Now, it is proposed that we adopt yet another classification scheme. And this one makes a lot of sense on  paper. In the December 2006 issue of Diabetes Care, Ashok Balasubramanyam, MD and colleagues make the case for placing certain types of diabetics -- those who have ketosis at the time of their initial diagnosis -- in new categories depending on their immunologic status and beta cell function.

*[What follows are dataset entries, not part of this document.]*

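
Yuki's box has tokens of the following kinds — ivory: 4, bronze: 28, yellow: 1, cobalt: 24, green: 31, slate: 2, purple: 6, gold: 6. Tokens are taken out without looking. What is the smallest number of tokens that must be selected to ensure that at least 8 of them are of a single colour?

An adversary could hand out at most 7 tokens per colour (5 colours run out sooner): 4 + 7 + 1 + 7 + 7 + 2 + 6 + 6 = 40 tokens and still no colour has 8.
By the pigeonhole principle, one more token lands in a colour already at 7, so 41 draws are enough and 40 are not.

41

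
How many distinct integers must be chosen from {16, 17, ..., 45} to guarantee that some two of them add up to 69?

20

Group the elements by complementary pair {x, 69−x}: {24,45}, {25,44}, {26,43}, …, giving 11 two-element pairs and 8 integers whose partner 69−x falls outside [16,45].
By pigeonhole, treating each of those 19 groups as a pigeonhole, one can pick one integer per group — 19 integers — with no two summing to 69.
The 20th integer lands in an occupied pair, forcing a sum of 69.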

They propose an “AB” classification scheme comprised of four categories. The categories are based on whether or not the individual has immune markers related to destruction of their beta cells (that's the “A” component”) and whether or not their beta cells are able to produce the hormone insulin (that's the “B” component).

Here are the categories:

KPD type 1A (for ketosis-prone diabetes). These individuals would be labeled A+B-. The A+ means they have immune markers, evidence of immunity to their own pancreatic islet cells (aka, “autoimmunity”). The B- means they have complete and permanent loss of beta cell function. KPD type 1A diabetics must take insulin treatments for life.

KPD type 1B individuals are A-B-. Like people with type 1A, these folks cannot make, and therefore must take, insulin for life. Unlike 1As, they do not have serologic evidence of autoimmunity to their islet cells.

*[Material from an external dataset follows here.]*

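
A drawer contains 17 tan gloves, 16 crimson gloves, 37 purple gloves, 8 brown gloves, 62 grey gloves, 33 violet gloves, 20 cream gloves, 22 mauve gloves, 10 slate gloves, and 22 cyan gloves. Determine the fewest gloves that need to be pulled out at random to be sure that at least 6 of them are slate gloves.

243

In the worst case for collecting slate gloves, every non-slate glove comes out first.
There are 17 + 16 + 37 + 8 + 62 + 33 + 20 + 22 + 22 = 237 non-slate gloves altogether.
After those, each further glove must be slate, so 237 + 6 = 243 draws guarantee 6 slate gloves.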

KPD type 2A individuals are A+B+. They have preserved beta cell function at the time of diagnosis, but they also have evidence of autoimmunity. Their prognosis varies. Some appear to have a reversible form of beta cell dysfunction and are able to eventually discontinue insulin shots. Others progress to full beta cell failure, and like Type 1 individuals will then require insulin treatments for the rest of their life.

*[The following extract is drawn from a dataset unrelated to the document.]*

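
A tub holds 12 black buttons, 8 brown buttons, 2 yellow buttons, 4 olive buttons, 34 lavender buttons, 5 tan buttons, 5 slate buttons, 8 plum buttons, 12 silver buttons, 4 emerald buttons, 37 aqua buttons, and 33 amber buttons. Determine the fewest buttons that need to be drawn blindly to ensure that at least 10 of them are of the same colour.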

KPD type 2Bs are A-B+ patients. They have preserved beta cell function and also lack any markers of islet cell autoimmunity. Although they initially had ketosis when diagnosed, they ultimately do not behave like people with true Type 1 diabetes. Most will be able to discontinue exogenous insulin therapy. In this respect, they are similar to “pure” Type 2 diabetics who do not require insulin for long-term survival.

Although this new classification system is not perfect, at first glance it seems better than the current Type 1, Type 2 dichotomy even with the addition of the catch-all, Type 1B:

• It is easy to understand.
• It provides information related to prognosis (although you have to wait a while to confirm exactly which category someone finally falls into).

But is it practical?

An editorial accompanying the article, written by Guillermo Umpierrez, MD, points out that this new classification scheme may be hard to operationalize in clinical practice. It is not easy to measure insulin secretion outside of research settings and it can be costly. Dr. Umpierrez points out that more than half of blacks and Hispanics with Type 2 diabetes present with ketosis. He suggests instead of the AB classification, simply modifying the current ADA classification so that Type 1b patients are called “ketosis-prone Type 2 diabetes.”   Perhaps, he should also suggest that they be called Type 2 b instead?

Regardless of what the final outcome of this debate is, the paper by Balasubramanyam and the accompanying editorial helps to remind us that the clinical condition we call diabetes mellitus, in fact is much more complicated that it seemed 30 years ago.

[*] (DKA is a life-threatening condition characterized by having a build-up of “ketone bodies” in the blood stream. It occurs when there is not enough insulin to process glucose normally. The body begins to use fatty acids (FA) as an energy source instead. When FAs are metabolized, the end result is the production of ketone bodies. Thus, the term ketosis.)